Matthew Garrett <mj...@srcf.ucam.org> writes:

> On Thu, Jul 13, 2023 at 08:03:39PM +0200, Timo Röhling wrote:
>
>> qemu is basically an interpreter for foreign machine code. If your
>> threat model allows access to qemu-user-static for an attacker, they
>> can run pretty much any binary is if it were native, and the whole
>> SystemCallArchitectures hardening becomes meaningless.
>
> My understanding of the threat is that compatibility syscalls (eg, x32
> on amd64) are less well-tested than the local architecture syscalls, and
> so allowing apps to call them increases the risk - a compromised app
> that can make compatibility syscalls stands a higher probability of
> being able to elevate privileges, either in userland or to the kernel
> itself.
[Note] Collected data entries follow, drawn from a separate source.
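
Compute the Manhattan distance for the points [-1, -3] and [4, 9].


d = sum of absolute differences: |-1-4|=5 + |-3-9|=12 = 17.

17


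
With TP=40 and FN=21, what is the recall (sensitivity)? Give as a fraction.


Recall = TP / (TP + FN) = 40 / 61 = 40/61.

40/61


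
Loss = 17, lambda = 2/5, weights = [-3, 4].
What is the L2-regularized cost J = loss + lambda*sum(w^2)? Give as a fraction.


L2 sq norm = sum(w^2) = 25. J = 17 + 2/5 * 25 = 27.

27


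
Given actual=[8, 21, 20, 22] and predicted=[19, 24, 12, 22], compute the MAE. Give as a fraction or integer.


MAE = (1/4) * (|8-19|=11 + |21-24|=3 + |20-12|=8 + |22-22|=0). Sum = 22. MAE = 11/2.

11/2


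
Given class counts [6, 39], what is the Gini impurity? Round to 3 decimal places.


Total = 45. Proportions: 6/45, 39/45. sum(p_i^2) = 0.7689. Gini = 1 - 0.7689 = 0.2311, which rounds to 0.231.

0.231


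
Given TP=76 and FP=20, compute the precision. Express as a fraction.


Precision = TP / (TP + FP) = 76 / 96 = 19/24.

19/24


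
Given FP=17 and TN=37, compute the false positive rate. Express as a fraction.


FPR = FP / (FP + TN) = 17 / 54 = 17/54.

17/54


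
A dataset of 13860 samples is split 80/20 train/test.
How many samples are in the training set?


Test set = 13860 * 20% = 2772. Training set = 13860 - 2772 = 11088.

11088


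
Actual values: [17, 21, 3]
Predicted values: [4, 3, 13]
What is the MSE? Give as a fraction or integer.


MSE = (1/3) * ((17-4)^2=169 + (21-3)^2=324 + (3-13)^2=100). Sum = 593. MSE = 593/3.

593/3


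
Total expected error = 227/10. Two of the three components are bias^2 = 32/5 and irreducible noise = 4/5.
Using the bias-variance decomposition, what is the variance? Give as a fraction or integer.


Total error = bias^2 + variance + irreducible noise. So variance = 227/10 - 32/5 - 4/5 = 31/2.

31/2


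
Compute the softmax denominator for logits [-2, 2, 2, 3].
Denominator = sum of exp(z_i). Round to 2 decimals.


Denom = e^-2=0.1353 + e^2=7.3891 + e^2=7.3891 + e^3=20.0855. Sum = 34.9990, which rounds to 35.00.

35.00


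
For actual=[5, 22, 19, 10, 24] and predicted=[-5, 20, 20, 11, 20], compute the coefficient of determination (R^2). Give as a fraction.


Mean(y) = 16. SS_res = 122. SS_tot = 266. R^2 = 1 - 122/(266) = 72/133.

72/133


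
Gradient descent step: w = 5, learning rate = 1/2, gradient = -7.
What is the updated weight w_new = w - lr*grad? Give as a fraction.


w_new = 5 - 1/2 * -7 = 5 - -7/2 = 17/2.

17/2


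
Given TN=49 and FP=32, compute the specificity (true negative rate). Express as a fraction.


Specificity = TN / (TN + FP) = 49 / 81 = 49/81.

49/81


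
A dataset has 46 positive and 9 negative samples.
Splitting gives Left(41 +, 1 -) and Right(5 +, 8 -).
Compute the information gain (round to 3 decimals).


H(parent) = 0.6429. H(left) = 0.1623, H(right) = 0.9612. Weighted = (42/55)*0.1623 + (13/55)*0.9612 = 0.3511. IG = 0.6429 - 0.3511 = 0.2918, which rounds to 0.292.

0.292


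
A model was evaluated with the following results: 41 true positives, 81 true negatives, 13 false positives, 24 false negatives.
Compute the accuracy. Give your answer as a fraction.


Accuracy = (TP + TN) / (TP + TN + FP + FN) = (41 + 81) / 159 = 122/159.

122/159


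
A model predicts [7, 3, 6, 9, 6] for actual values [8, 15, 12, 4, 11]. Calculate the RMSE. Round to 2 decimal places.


MSE = 46.2000. RMSE = sqrt(46.2000) = 6.80.

6.80


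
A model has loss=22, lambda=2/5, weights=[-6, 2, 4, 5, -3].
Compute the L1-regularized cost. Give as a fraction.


L1 norm = sum(|w|) = 20. J = 22 + 2/5 * 20 = 30.

30


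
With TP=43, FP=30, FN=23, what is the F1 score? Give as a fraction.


Precision = 43/73 = 43/73. Recall = 43/66 = 43/66. F1 = 2*P*R/(P+R) = 86/139.

86/139


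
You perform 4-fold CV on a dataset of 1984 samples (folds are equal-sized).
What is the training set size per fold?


Each validation fold has 1984/4 = 496 samples. Training set = 1984 - 496 = 1488.

1488


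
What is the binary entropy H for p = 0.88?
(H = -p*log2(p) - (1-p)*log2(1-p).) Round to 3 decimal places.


H = -0.88*log2(0.88) - 0.12*log2(0.12) = 0.529.

0.529


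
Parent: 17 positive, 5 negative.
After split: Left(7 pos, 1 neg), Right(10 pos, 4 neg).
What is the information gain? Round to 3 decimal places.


H(parent) = 0.7732. H(left) = 0.5436, H(right) = 0.8631. Weighted = (8/22)*0.5436 + (14/22)*0.8631 = 0.7469. IG = 0.7732 - 0.7469 = 0.0263, which rounds to 0.026.

0.026


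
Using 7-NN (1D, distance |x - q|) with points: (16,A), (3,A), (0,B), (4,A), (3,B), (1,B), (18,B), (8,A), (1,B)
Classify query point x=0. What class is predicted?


Distances: |16-0|=16, |3-0|=3, |0-0|=0, |4-0|=4, |3-0|=3, |1-0|=1, |18-0|=18, |8-0|=8, |1-0|=1. 7 nearest: (0,B), (1,B), (1,B), (3,A), (3,B), (4,A), (8,A). Counts: {'B': 4, 'A': 3}. Majority class: B.

B


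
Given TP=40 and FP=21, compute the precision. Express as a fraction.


Precision = TP / (TP + FP) = 40 / 61 = 40/61.

40/61


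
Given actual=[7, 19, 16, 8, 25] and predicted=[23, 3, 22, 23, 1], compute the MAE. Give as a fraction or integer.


MAE = (1/5) * (|7-23|=16 + |19-3|=16 + |16-22|=6 + |8-23|=15 + |25-1|=24). Sum = 77. MAE = 77/5.

77/5


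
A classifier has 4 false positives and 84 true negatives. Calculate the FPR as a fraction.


FPR = FP / (FP + TN) = 4 / 88 = 1/22.

1/22


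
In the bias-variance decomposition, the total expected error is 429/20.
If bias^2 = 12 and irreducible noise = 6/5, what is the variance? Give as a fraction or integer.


Total error = bias^2 + variance + irreducible noise. So variance = 429/20 - 12 - 6/5 = 33/4.

33/4


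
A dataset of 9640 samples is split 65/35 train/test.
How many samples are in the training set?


Test set = 9640 * 35% = 3374. Training set = 9640 - 3374 = 6266.

6266


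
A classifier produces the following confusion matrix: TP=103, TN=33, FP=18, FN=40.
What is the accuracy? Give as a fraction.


Accuracy = (TP + TN) / (TP + TN + FP + FN) = (103 + 33) / 194 = 68/97.

68/97


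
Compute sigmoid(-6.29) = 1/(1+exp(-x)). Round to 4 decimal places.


sigma(-6.29) = 1/(1+e^(6.29)) = 1/(1+539.153329) = 1/540.153329 = 0.0019.

0.0019


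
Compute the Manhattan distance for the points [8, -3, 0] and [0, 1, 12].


d = sum of absolute differences: |8-0|=8 + |-3-1|=4 + |0-12|=12 = 24.

24


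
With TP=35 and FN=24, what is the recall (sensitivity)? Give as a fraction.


Recall = TP / (TP + FN) = 35 / 59 = 35/59.

35/59


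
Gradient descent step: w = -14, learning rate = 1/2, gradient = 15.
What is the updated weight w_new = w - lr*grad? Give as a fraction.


w_new = -14 - 1/2 * 15 = -14 - 15/2 = -43/2.

-43/2


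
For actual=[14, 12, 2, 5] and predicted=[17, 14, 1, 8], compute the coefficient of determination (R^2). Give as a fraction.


Mean(y) = 33/4. SS_res = 23. SS_tot = 387/4. R^2 = 1 - 23/(387/4) = 295/387.

295/387


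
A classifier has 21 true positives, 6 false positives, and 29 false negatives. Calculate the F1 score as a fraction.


Precision = 21/27 = 7/9. Recall = 21/50 = 21/50. F1 = 2*P*R/(P+R) = 6/11.

6/11


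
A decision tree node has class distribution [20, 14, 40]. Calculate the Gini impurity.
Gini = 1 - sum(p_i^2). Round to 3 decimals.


Total = 74. Proportions: 20/74, 14/74, 40/74. sum(p_i^2) = 0.4010. Gini = 1 - 0.4010 = 0.5990, which rounds to 0.599.

0.599


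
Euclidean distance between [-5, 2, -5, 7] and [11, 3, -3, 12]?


d = sqrt(sum of squared differences). (-5-11)^2=256, (2-3)^2=1, (-5--3)^2=4, (7-12)^2=25. Sum = 286.

sqrt(286)


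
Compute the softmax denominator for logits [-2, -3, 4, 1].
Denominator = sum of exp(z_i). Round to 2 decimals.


Denom = e^-2=0.1353 + e^-3=0.0498 + e^4=54.5982 + e^1=2.7183. Sum = 57.5016, which rounds to 57.50.

57.50


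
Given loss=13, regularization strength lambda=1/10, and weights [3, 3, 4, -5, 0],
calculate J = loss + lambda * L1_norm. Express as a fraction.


L1 norm = sum(|w|) = 15. J = 13 + 1/10 * 15 = 29/2.

29/2


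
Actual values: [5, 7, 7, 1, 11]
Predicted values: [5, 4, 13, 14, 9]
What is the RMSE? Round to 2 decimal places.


MSE = 43.6000. RMSE = sqrt(43.6000) = 6.60.

6.60


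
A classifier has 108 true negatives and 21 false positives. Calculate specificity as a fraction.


Specificity = TN / (TN + FP) = 108 / 129 = 36/43.

36/43


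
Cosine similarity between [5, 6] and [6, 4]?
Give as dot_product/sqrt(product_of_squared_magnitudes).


dot = 54. |a|^2 = 61, |b|^2 = 52. cos = 54/sqrt(3172).

54/sqrt(3172)


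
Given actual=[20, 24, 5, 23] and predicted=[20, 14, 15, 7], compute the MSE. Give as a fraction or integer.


MSE = (1/4) * ((20-20)^2=0 + (24-14)^2=100 + (5-15)^2=100 + (23-7)^2=256). Sum = 456. MSE = 114.

114


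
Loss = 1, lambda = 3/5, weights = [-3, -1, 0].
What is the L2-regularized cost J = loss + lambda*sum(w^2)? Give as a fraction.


L2 sq norm = sum(w^2) = 10. J = 1 + 3/5 * 10 = 7.

7


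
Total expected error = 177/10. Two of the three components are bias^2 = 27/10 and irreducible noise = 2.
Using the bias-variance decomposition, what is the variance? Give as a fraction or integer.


Total error = bias^2 + variance + irreducible noise. So variance = 177/10 - 27/10 - 2 = 13.

13


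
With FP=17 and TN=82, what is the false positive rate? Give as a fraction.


FPR = FP / (FP + TN) = 17 / 99 = 17/99.

17/99


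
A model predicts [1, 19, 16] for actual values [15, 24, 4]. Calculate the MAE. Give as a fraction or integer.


MAE = (1/3) * (|15-1|=14 + |24-19|=5 + |4-16|=12). Sum = 31. MAE = 31/3.

31/3


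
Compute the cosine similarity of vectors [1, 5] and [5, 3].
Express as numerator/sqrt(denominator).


dot = 20. |a|^2 = 26, |b|^2 = 34. cos = 20/sqrt(884).

20/sqrt(884)


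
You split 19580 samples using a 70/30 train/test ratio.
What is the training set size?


Test set = 19580 * 30% = 5874. Training set = 19580 - 5874 = 13706.

13706


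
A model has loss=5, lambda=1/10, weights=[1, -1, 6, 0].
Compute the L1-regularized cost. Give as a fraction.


L1 norm = sum(|w|) = 8. J = 5 + 1/10 * 8 = 29/5.

29/5


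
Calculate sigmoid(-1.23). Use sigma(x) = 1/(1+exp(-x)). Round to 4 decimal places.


sigma(-1.23) = 1/(1+e^(1.23)) = 1/(1+3.421230) = 1/4.421230 = 0.2262.

0.2262


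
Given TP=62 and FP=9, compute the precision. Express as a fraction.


Precision = TP / (TP + FP) = 62 / 71 = 62/71.

62/71


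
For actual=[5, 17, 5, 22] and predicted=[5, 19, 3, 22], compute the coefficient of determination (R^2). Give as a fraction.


Mean(y) = 49/4. SS_res = 8. SS_tot = 891/4. R^2 = 1 - 8/(891/4) = 859/891.

859/891


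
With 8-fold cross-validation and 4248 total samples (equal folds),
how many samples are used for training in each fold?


Each validation fold has 4248/8 = 531 samples. Training set = 4248 - 531 = 3717.

3717


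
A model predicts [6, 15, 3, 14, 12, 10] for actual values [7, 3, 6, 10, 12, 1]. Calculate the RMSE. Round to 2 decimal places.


MSE = 41.8333. RMSE = sqrt(41.8333) = 6.47.

6.47


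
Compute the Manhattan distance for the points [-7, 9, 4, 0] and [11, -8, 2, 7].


d = sum of absolute differences: |-7-11|=18 + |9--8|=17 + |4-2|=2 + |0-7|=7 = 44.

44


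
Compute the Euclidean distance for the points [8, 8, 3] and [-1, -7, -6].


d = sqrt(sum of squared differences). (8--1)^2=81, (8--7)^2=225, (3--6)^2=81. Sum = 387.

sqrt(387)


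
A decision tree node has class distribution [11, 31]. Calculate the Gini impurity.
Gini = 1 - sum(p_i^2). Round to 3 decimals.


Total = 42. Proportions: 11/42, 31/42. sum(p_i^2) = 0.6134. Gini = 1 - 0.6134 = 0.3866, which rounds to 0.387.

0.387


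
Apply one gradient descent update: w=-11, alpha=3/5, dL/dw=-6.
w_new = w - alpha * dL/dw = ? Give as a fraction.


w_new = -11 - 3/5 * -6 = -11 - -18/5 = -37/5.

-37/5


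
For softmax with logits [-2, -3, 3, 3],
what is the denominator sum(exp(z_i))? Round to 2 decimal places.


Denom = e^-2=0.1353 + e^-3=0.0498 + e^3=20.0855 + e^3=20.0855. Sum = 40.3561, which rounds to 40.36.

40.36


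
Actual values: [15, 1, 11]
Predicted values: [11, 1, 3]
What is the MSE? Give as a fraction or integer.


MSE = (1/3) * ((15-11)^2=16 + (1-1)^2=0 + (11-3)^2=64). Sum = 80. MSE = 80/3.

80/3


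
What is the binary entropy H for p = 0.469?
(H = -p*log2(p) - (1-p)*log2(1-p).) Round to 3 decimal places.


H = -0.469*log2(0.469) - 0.531*log2(0.531) = 0.997.

0.997


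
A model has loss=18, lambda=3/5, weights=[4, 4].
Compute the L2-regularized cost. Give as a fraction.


L2 sq norm = sum(w^2) = 32. J = 18 + 3/5 * 32 = 186/5.

186/5


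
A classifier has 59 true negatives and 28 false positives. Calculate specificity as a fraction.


Specificity = TN / (TN + FP) = 59 / 87 = 59/87.

59/87


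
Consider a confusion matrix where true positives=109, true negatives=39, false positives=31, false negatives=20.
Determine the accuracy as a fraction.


Accuracy = (TP + TN) / (TP + TN + FP + FN) = (109 + 39) / 199 = 148/199.

148/199


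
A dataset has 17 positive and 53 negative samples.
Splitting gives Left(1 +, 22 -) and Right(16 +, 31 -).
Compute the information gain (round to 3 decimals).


H(parent) = 0.7998. H(left) = 0.2580, H(right) = 0.9252. Weighted = (23/70)*0.2580 + (47/70)*0.9252 = 0.7060. IG = 0.7998 - 0.7060 = 0.0938, which rounds to 0.094.

0.094


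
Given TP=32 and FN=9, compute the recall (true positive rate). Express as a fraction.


Recall = TP / (TP + FN) = 32 / 41 = 32/41.

32/41


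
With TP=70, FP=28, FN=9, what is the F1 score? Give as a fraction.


Precision = 70/98 = 5/7. Recall = 70/79 = 70/79. F1 = 2*P*R/(P+R) = 140/177.

140/177


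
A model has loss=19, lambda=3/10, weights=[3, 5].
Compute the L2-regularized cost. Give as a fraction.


L2 sq norm = sum(w^2) = 34. J = 19 + 3/10 * 34 = 146/5.

146/5


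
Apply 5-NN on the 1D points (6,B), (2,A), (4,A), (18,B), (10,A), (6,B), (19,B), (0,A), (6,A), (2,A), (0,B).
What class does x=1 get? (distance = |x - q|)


Distances: |6-1|=5, |2-1|=1, |4-1|=3, |18-1|=17, |10-1|=9, |6-1|=5, |19-1|=18, |0-1|=1, |6-1|=5, |2-1|=1, |0-1|=1. 5 nearest: (2,A), (0,A), (2,A), (0,B), (4,A). Counts: {'A': 4, 'B': 1}. Majority class: A.

A


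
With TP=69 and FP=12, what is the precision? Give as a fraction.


Precision = TP / (TP + FP) = 69 / 81 = 23/27.

23/27


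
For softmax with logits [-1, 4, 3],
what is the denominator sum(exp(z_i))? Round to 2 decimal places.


Denom = e^-1=0.3679 + e^4=54.5982 + e^3=20.0855. Sum = 75.0516, which rounds to 75.05.

75.05


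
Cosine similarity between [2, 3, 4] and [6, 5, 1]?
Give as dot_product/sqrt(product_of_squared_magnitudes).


dot = 31. |a|^2 = 29, |b|^2 = 62. cos = 31/sqrt(1798).

31/sqrt(1798)


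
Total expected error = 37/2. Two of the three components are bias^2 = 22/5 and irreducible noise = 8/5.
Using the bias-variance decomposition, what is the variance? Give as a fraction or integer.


Total error = bias^2 + variance + irreducible noise. So variance = 37/2 - 22/5 - 8/5 = 25/2.

25/2


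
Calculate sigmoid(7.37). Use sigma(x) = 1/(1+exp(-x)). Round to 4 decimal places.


sigma(7.37) = 1/(1+e^(-7.37)) = 1/(1+0.000630) = 1/1.000630 = 0.9994.

0.9994


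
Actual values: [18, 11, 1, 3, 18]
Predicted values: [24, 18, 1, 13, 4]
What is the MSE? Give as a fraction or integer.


MSE = (1/5) * ((18-24)^2=36 + (11-18)^2=49 + (1-1)^2=0 + (3-13)^2=100 + (18-4)^2=196). Sum = 381. MSE = 381/5.

381/5


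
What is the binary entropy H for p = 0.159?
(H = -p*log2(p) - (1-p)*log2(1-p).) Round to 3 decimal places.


H = -0.159*log2(0.159) - 0.841*log2(0.841) = 0.632.

0.632


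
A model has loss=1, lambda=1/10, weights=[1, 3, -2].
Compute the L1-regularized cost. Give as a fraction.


L1 norm = sum(|w|) = 6. J = 1 + 1/10 * 6 = 8/5.

8/5


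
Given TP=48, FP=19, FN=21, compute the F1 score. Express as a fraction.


Precision = 48/67 = 48/67. Recall = 48/69 = 16/23. F1 = 2*P*R/(P+R) = 12/17.

12/17


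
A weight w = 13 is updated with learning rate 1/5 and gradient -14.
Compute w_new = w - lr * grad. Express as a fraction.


w_new = 13 - 1/5 * -14 = 13 - -14/5 = 79/5.

79/5


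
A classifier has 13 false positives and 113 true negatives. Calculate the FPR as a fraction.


FPR = FP / (FP + TN) = 13 / 126 = 13/126.

13/126


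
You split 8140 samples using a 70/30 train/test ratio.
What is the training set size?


Test set = 8140 * 30% = 2442. Training set = 8140 - 2442 = 5698.

5698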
Allowing qemu to translate syscalls from other architectures to
> the local syscall ABI doesn't increase that risk, so isn't a concern.
> The goal isn't to prevent code form other architectures from running,
> it's to reduce the attack surface by preventing calls to the
> compatbility syscalls.

Thanks, your user story is much better than mine:

  SystemCallArchitectures=native slightly inconveniences attackers by
  forcing them to make multiple payloads, instead of "meh, I'll just
  build for IA32; that works on regular AND embedded/old systems".